Questions about his future as leader have often dogged Gerrard, and they were the first queries Tuesday night. Gerrard demurred, but hinted he may be willing to step aside.
"I'm not going to talk about my future tonight except to say I am committed to serving the people of River Heights for four more years," he said.
Speaking to a small crowd in a cosy room in the River Heights Community Centre, where candidates and volunteers gathered for a social complete with cold cuts and pickles, Gerrard thanked his candidates, noting many of them were young and will be tapped to help rebuild the party.
Unintentionally invoking Martin Luther King, Gerrard called the Liberals the conscience of the province.
"We have a dream that there will someday be a Liberal government in Manitoba," he said.
Though their platform was widely hailed as reasonable and progressive, it was a brutal campaign for the Liberals, especially in the second half of the race, when the hits just kept on coming. Not only was Gerrard faced with an aggressive campaign by Conservative candidate Marty Morantz in River Heights, he was battered by poll after poll putting the Liberals at single digits.
In the waning days of the campaign, one candidate questioned Gerrard's leadership, and two local Liberals, former MPs Anita Neville and John Harvard, threw their support behind Health Minister Theresa Oswald in the Seine River riding. Gerrard called the snub "disappointing." Neville and Harvard later endorsed Gerrard in River Heights, but the damage was done.
The party targeted four seats, hoping to hold on to River Heights and pick up Fort Rouge, Burrows and the new-ish riding of Tyndall Park. They lost handily in all three and saw their share of the vote slip from 12 per cent in 2007 to just seven per cent last night.
Tuesday's results carry an additional sting. Parties that don't garner 10 per cent of the popular vote aren't eligible for the government rebate of 50 per cent of eligible campaign expenses.
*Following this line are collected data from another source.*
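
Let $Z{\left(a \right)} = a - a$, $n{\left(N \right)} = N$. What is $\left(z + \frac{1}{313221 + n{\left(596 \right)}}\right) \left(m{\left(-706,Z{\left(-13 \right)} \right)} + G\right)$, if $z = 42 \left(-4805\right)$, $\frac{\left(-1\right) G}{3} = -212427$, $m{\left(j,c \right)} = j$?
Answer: $- \frac{40315191537126175}{313817} \approx -1.2847 \cdot 10^{11}$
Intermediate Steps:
$Z{\left(a \right)} = 0$
$G = 637281$ ($G = \left(-3\right) \left(-212427\right) = 637281$)
$z = -201810$
$\left(z + \frac{1}{313221 + n{\left(596 \right)}}\right) \left(m{\left(-706,Z{\left(-13 \right)} \right)} + G\right) = \left(-201810 + \frac{1}{313221 + 596}\right) \left(-706 + 637281\right) = \left(-201810 + \frac{1}{313817}\right) 636575 = \left(- \frac{63331408769}{313817}\right) 636575 = - \frac{40315191537126175}{313817}$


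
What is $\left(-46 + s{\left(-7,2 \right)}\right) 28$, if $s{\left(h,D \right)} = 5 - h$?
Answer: $-952$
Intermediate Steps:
$\left(-46 + s{\left(-7,2 \right)}\right) 28 = \left(-46 + \left(5 - -7\right)\right) 28 = \left(-46 + \left(5 + 7\right)\right) 28 = \left(-46 + 12\right) 28 = \left(-34\right) 28 = -952$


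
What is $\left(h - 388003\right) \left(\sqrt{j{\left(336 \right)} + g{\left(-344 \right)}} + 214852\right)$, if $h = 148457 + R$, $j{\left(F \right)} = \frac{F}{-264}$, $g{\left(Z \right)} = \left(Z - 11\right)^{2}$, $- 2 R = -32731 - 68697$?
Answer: $-40570932864 - \frac{566496 \sqrt{1694319}}{11} \approx -4.0638 \cdot 10^{10}$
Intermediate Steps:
$R = 50714$ ($R = - \frac{-32731 - 68697}{2} = \left(- \frac{1}{2}\right) \left(-101428\right) = 50714$)
$g{\left(Z \right)} = \left(-11 + Z\right)^{2}$
$j{\left(F \right)} = - \frac{F}{264}$ ($j{\left(F \right)} = F \left(- \frac{1}{264}\right) = - \frac{F}{264}$)
$h = 199171$ ($h = 148457 + 50714 = 199171$)
$\left(h - 388003\right) \left(\sqrt{j{\left(336 \right)} + g{\left(-344 \right)}} + 214852\right) = \left(199171 - 388003\right) \left(\sqrt{\left(- \frac{1}{264}\right) 336 + \left(-11 - 344\right)^{2}} + 214852\right) = - 188832 \left(\sqrt{- \frac{14}{11} + \left(-355\right)^{2}} + 214852\right) = - 188832 \left(\sqrt{- \frac{14}{11} + 126025} + 214852\right) = - 188832 \left(\sqrt{\frac{1386261}{11}} + 214852\right) = - 188832 \left(\frac{3 \sqrt{1694319}}{11} + 214852\right) = - 188832 \left(214852 + \frac{3 \sqrt{1694319}}{11}\right) = -40570932864 - \frac{566496 \sqrt{1694319}}{11}$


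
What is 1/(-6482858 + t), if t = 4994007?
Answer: -1/1488851 ≈ -6.7166e-7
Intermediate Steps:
1/(-6482858 + t) = 1/(-6482858 + 4994007) = 1/(-1488851) = -1/1488851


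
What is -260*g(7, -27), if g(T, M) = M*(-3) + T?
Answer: -22880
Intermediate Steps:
g(T, M) = T - 3*M (g(T, M) = -3*M + T = T - 3*M)
-260*g(7, -27) = -260*(7 - 3*(-27)) = -260*(7 + 81) = -260*88 = -22880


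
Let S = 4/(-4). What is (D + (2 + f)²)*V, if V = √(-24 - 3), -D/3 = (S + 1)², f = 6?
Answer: 192*I*√3 ≈ 332.55*I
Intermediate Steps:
S = -1 (S = 4*(-¼) = -1)
D = 0 (D = -3*(-1 + 1)² = -3*0² = -3*0 = 0)
V = 3*I*√3 (V = √(-27) = 3*I*√3 ≈ 5.1962*I)
(D + (2 + f)²)*V = (0 + (2 + 6)²)*(3*I*√3) = (0 + 8²)*(3*I*√3) = (0 + 64)*(3*I*√3) = 64*(3*I*√3) = 192*I*√3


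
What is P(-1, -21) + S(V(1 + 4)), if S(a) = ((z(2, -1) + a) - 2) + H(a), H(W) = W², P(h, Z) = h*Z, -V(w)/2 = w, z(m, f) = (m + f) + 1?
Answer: 111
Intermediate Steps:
z(m, f) = 1 + f + m (z(m, f) = (f + m) + 1 = 1 + f + m)
V(w) = -2*w
P(h, Z) = Z*h
S(a) = a + a² (S(a) = (((1 - 1 + 2) + a) - 2) + a² = ((2 + a) - 2) + a² = a + a²)
P(-1, -21) + S(V(1 + 4)) = -21*(-1) + (-2*(1 + 4))*(1 - 2*(1 + 4)) = 21 + (-2*5)*(1 - 2*5) = 21 - 10*(1 - 10) = 21 - 10*(-9) = 21 + 90 = 111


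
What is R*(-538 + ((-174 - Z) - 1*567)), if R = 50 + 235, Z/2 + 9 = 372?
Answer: -571425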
That could put the party, already at a financial disadvantage, in dire straits, but officials said the party had planned for several contingencies.
The party's rules call for an automatic leadership review at the first annual general meeting following an election. The next AGM is slated for March, but it's likely Gerrard will initiate a conversation about his future as leader in the coming weeks before a party board meeting.
It would be unusual for a party to have a leader with no seat in the legislature, but some eyes have already settled on lawyer Paul Hesse, who has now twice been defeated in Fort Rouge by the NDP. Other possible leadership contenders include former city councillor and frequent federal Liberal candidate Terry Duguid or the young Richard Diamond.